Department of Microbiology and Immunology, Kirksville College of Osteopathic Medicine, A.T. Still University, Kirksville, MO, 63501, USA.
Sci Rep. 2021 Sep 15;11(1):18372. doi: 10.1038/s41598-021-97736-z.

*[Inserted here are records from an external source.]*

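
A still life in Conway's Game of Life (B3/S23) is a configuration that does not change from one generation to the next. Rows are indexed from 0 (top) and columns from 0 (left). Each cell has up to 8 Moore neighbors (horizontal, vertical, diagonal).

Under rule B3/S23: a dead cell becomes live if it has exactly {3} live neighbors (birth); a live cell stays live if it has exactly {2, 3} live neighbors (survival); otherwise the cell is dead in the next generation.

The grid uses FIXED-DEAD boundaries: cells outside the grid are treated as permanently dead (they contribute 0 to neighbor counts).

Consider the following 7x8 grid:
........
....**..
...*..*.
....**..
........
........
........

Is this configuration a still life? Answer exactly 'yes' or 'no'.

Compute generation 1 and compare to generation 0 (given above):
Generation 1:
........
....**..
...*..*.
....**..
........
........
........
The grids are IDENTICAL -> still life.

Answer: yes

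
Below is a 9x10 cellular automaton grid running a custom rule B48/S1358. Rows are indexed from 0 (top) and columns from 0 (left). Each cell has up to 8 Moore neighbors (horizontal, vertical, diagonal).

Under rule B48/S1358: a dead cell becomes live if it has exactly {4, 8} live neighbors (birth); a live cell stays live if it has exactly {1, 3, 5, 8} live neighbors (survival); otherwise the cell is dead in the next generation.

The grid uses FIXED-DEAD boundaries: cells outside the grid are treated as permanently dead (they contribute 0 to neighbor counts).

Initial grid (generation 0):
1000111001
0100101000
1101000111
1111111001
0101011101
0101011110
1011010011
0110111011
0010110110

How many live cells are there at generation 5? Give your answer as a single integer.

Simulating step by step:
Generation 0 (given above): 52 live cells
Generation 1: 33 live cells
1000000000
1100101110
0100001110
0100101001
1000000100
0101000111
0010010010
0000110010
0001101110
Generation 2: 22 live cells
0000000000
1100001110
1100000000
0000001011
0000000100
0001000100
0000100101
0001001010
0000110100
Generation 3: 21 live cells
0000000000
1100001010
1100000010
0000001001
0000000110
0001000010
0000000111
0000111110
0000000000
Generation 4: 19 live cells
0000000000
1100000010
1100000100
0000001110
0000000110
0000000011
0000001111
0000101000
0000000000
Generation 5: 13 live cells
0000000000
1100000010
1100000010
0000001100
0000000111
0000000000
0000000001
0000000100
0000000000
Population at generation 5: 13

Answer: 13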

Enterohaemorrhagic Escherichia coli (EHEC) comprise a group of intestinal pathogens responsible for a range of illnesses, including kidney failure and neurological compromise. EHEC produce critical virulence factors, Shiga toxin (Stx) 1 or 2, and the synthesis of Stx2 is associated with worse disease manifestations. Infected patients only receive supportive treatment because some conventional antibiotics enable toxin production. Shiga toxin 2 genes (stx2) are carried in λ-like bacteriophages (stx2-phages) inserted into the EHEC genome as prophages. Factors that cause DNA damage induce the lytic cycle of stx2-phages, leading to Stx2 production. The phage Q protein is critical for transcription antitermination of stx2 and phage lytic genes. This study reports that deficiency of two endoribonucleases (RNases), E and G, significantly delayed cell lysis and impaired production of both Stx2 and stx2-phages, unlike deficiency of either enzyme alone. Moreover, scarcity of both enzymes reduced the concentrations of Q and stx2 transcripts and slowed cell growth.
产肠出血性大肠杆菌(EHEC)是一组肠道病原体,可导致多种疾病,包括肾衰竭和神经损伤。EHEC 产生关键的毒力因子,志贺毒素(Stx)1 或 2,Stx2 的合成与更严重的疾病表现有关。感染患者只能接受支持性治疗,因为一些常规抗生素会促进毒素的产生。志贺毒素 2 基因(stx2)携带在 λ 样噬菌体(stx2-噬菌体)中,插入 EHEC 基因组作为前噬菌体。导致 DNA 损伤的因素诱导 stx2-噬菌体的裂解周期,导致 Stx2 的产生。噬菌体 Q 蛋白对于 stx2 和噬菌体裂解基因的转录终止反终止至关重要。本研究报告称,两种内切核糖核酸酶(RNases)E 和 G 的缺乏显著延迟了细胞裂解,并损害了 Stx2 和 stx2-噬菌体的产生,而单独缺乏任何一种酶都不会产生这种影响。此外,两种酶的缺乏减少了 Q 和 stx2 转录本的浓度,并减缓了细胞生长。